DogLost - Lost: White Maltese Female In North West (BB3)


----------



## we love bsh's

lexi lou mum said:


> lexi is still missing im never gonna give up had a call from someone who said she had been run over and killed but searched the area he said contacted highway agency vets cleansing and noone had picked a dog up so please keep looking xx


just a thought but could this man possibly be lying to you about this as he maybe has the dog and wants you to stop looking and puting posters up etc?


----------



## lexi lou mum

the man didnt withold is number so the police cntacted him an said he sounded genuine i think he might have her he said he would meet me at the guide roundabout blackburn where it happened but failed to show he said highways agency were dealing with the dog but when i rang they hadnt picked no dog up also posters kept getting took down in ewood and highercroft.i also got a call from a man sounded like a gypsy there is gypsy camps across road from were she was last spotted who said his children had found her an if i didnt pay 1000 pound she would b killed sick people out there i just want her back home if anybody could help putting posters up id be very grateful xx


----------



## willa

lexi lou mum said:


> the man didnt withold is number so the police cntacted him an said he sounded genuine i think he might have her he said he would meet me at the guide roundabout blackburn where it happened but failed to show he said highways agency were dealing with the dog but when i rang they hadnt picked no dog up also posters kept getting took down in ewood and highercroft.i also got a call from a man sounded like a gypsy there is gypsy camps across road from were she was last spotted who said his children had found her an* if i didnt pay 1000 pound she would b killed sick *people out there i just want her back home if anybody could help putting posters up id be very grateful xx


Omg how awful - i assume you've told the Police about this threat ?

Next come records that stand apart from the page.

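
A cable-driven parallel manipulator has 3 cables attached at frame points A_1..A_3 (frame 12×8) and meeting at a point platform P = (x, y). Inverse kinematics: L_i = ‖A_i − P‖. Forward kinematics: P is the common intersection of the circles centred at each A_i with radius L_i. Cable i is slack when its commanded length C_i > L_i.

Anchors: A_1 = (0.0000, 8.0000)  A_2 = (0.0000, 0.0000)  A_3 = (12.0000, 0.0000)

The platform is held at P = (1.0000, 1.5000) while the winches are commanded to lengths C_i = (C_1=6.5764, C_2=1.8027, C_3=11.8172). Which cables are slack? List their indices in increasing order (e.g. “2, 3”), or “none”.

i=1: geometric 6.5765 vs commanded 6.5764 ⇒ taut
i=2: geometric 1.8028 vs commanded 1.8027 ⇒ taut
i=3: geometric 11.1018 vs commanded 11.8172 ⇒ slack

3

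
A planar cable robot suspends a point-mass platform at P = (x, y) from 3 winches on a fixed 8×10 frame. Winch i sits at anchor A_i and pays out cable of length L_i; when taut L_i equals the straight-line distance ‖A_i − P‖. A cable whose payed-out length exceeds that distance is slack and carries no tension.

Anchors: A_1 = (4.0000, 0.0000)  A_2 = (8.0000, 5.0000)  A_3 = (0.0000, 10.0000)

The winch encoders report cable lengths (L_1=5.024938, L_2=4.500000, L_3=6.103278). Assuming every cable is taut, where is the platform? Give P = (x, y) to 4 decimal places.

(3.5000, 5.0000)

each cable: (A_i−P)·(A_i−P) = L_i²; let q_i = ‖A_i‖²−L_i²
q_1 = 16.0000+0.0000−25.2500 = -9.2500
row 1: -8.0000x − 10.0000y = -78.0000  (q_2=68.7500)
row 2: 8.0000x − 20.0000y = -72.0000  (q_3=62.7500)
Cramer on rows 1–2 → x = 3.5000, y = 5.0000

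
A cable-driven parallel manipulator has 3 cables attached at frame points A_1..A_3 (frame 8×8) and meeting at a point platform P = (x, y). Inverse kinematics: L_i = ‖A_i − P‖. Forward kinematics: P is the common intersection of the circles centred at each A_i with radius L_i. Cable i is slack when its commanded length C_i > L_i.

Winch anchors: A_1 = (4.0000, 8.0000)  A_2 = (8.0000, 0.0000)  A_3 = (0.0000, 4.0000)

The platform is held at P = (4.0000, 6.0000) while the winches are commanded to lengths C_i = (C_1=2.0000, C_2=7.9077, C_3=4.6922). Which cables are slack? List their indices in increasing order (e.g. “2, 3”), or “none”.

2, 3

cable 1: L_1 = ‖A_1−P‖ = 2.0000;  C_1 = 2.0000 → taut
cable 2: L_2 = ‖A_2−P‖ = 7.2111;  C_2 = 7.9077 → slack
cable 3: L_3 = ‖A_3−P‖ = 4.4721;  C_3 = 4.6922 → slack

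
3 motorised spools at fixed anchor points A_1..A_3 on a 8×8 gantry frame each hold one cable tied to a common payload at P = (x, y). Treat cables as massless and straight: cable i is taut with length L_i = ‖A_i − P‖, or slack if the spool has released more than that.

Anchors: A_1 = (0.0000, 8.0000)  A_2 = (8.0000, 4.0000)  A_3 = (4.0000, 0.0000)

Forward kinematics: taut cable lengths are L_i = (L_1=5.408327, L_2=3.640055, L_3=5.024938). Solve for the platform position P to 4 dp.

expand ‖A_i−P‖²=L_i² and subtract eq 1 (c_i ≔ ‖A_i‖²−L_i²)
c_1 = 0.0000+64.0000−29.2500 = 34.7500
eq1−eq2 → [-16.0000  8.0000]·P = -32.0000
eq1−eq3 → [-8.0000  16.0000]·P = 44.0000
2×2 solve → P = (4.5000, 5.0000)

(4.5000, 5.0000)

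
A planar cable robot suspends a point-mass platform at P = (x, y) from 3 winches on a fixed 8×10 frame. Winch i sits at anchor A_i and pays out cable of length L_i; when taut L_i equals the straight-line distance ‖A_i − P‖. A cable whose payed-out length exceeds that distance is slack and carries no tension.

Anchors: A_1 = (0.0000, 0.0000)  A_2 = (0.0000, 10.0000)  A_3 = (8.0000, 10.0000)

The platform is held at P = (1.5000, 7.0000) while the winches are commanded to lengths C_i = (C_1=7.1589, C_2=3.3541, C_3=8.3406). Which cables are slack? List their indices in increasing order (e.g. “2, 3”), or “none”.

3

cable 1: L_1 = ‖A_1−P‖ = 7.1589;  C_1 = 7.1589 → taut
cable 2: L_2 = ‖A_2−P‖ = 3.3541;  C_2 = 3.3541 → taut
cable 3: L_3 = ‖A_3−P‖ = 7.1589;  C_3 = 8.3406 → slack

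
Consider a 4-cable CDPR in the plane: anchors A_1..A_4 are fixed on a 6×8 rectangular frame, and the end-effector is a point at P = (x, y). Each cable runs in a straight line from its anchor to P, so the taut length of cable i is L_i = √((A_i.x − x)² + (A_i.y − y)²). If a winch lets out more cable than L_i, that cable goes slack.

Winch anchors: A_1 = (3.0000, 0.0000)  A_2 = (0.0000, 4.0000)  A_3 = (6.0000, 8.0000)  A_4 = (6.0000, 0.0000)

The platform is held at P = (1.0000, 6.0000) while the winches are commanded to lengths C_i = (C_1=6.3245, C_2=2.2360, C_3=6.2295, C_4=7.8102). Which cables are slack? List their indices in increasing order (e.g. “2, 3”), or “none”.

3

i=1: geometric 6.3246 vs commanded 6.3245 ⇒ taut
i=2: geometric 2.2361 vs commanded 2.2360 ⇒ taut
i=3: geometric 5.3852 vs commanded 6.2295 ⇒ slack
i=4: geometric 7.8102 vs commanded 7.8102 ⇒ taut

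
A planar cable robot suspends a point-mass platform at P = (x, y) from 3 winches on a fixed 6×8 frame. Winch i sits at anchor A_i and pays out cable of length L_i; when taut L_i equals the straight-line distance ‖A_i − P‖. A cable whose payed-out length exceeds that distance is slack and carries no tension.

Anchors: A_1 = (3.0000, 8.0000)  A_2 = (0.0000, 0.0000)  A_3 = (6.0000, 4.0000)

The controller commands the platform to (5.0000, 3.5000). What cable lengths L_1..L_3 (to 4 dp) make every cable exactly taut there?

L_1 = √((3.0000−5.0000)² + (8.0000−3.5000)²) = 4.9244
L_2 = √((0.0000−5.0000)² + (0.0000−3.5000)²) = 6.1033
L_3 = √((6.0000−5.0000)² + (4.0000−3.5000)²) = 1.1180

(4.9244, 6.1033, 1.1180)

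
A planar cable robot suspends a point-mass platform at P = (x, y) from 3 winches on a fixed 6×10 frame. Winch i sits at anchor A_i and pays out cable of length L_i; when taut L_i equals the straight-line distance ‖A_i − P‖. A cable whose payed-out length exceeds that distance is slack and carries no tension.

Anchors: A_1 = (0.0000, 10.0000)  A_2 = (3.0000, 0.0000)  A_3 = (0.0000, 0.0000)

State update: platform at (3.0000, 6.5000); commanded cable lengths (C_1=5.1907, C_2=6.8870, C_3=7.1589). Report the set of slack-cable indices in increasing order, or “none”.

cable 1: √((-3.0000)²+(3.5000)²)=4.6098, C_1=5.1907: slack
cable 2: √((0.0000)²+(-6.5000)²)=6.5000, C_2=6.8870: slack
cable 3: √((-3.0000)²+(-6.5000)²)=7.1589, C_3=7.1589: taut

1, 2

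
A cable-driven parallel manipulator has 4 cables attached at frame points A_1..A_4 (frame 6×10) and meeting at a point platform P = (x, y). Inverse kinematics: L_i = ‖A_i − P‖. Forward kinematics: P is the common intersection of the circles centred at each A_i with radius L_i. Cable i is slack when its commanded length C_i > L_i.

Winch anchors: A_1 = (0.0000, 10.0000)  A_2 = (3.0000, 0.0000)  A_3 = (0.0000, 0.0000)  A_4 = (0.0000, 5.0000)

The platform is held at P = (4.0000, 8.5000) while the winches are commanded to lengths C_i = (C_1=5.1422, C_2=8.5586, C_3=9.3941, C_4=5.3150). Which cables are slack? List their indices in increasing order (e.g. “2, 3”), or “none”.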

Realy hope she's found safe & well


----------



## Sled dog hotel

Cant believe How Ive missed this thread until now, I am so so sorry, nowhere near your area, but I really do hope that you will get some news.

Hard to believe that people can be so sick and heartless.

Likely duplicating, and you likely already know, but have you contacted the Dog warden strays, are now the responsibility of the council to collect and kennel, might be worth you contacting surrounding area councils too just in case. Other then that local large and national dogs homes and rehoming centres.


----------



## I love springers

I'm really sorry you still haven't found your little girl....

I hope you get some positive news soon.. and you have her back home with you....


----------



## Ingrid25

i wish i could help but i live in australia!
i really really hope you find poor old lexi lou! xx:cryin:


----------



## AlexJC

Hope you find Lexi soon.

Any news?


----------



## lexi lou mum

still no news


----------



## Sled dog hotel

lexi lou mum said:


> still no news


I am so sorry, hoping that you will still hear something soon.


----------



## lexi lou mum

5 months ago today my baby went missing but i wont give up


----------



## Sled dog hotel

So sorry to hear that you still havent found her, its worth still publicising it and contacting dog wardens and rescues in the area last seen and surrouning areas it has been known long after dogs have gone missing so you neve know.


----------



## feathered bird lover

i do hope you find Lexi Lou, it must be awful for you. take care ttfn


----------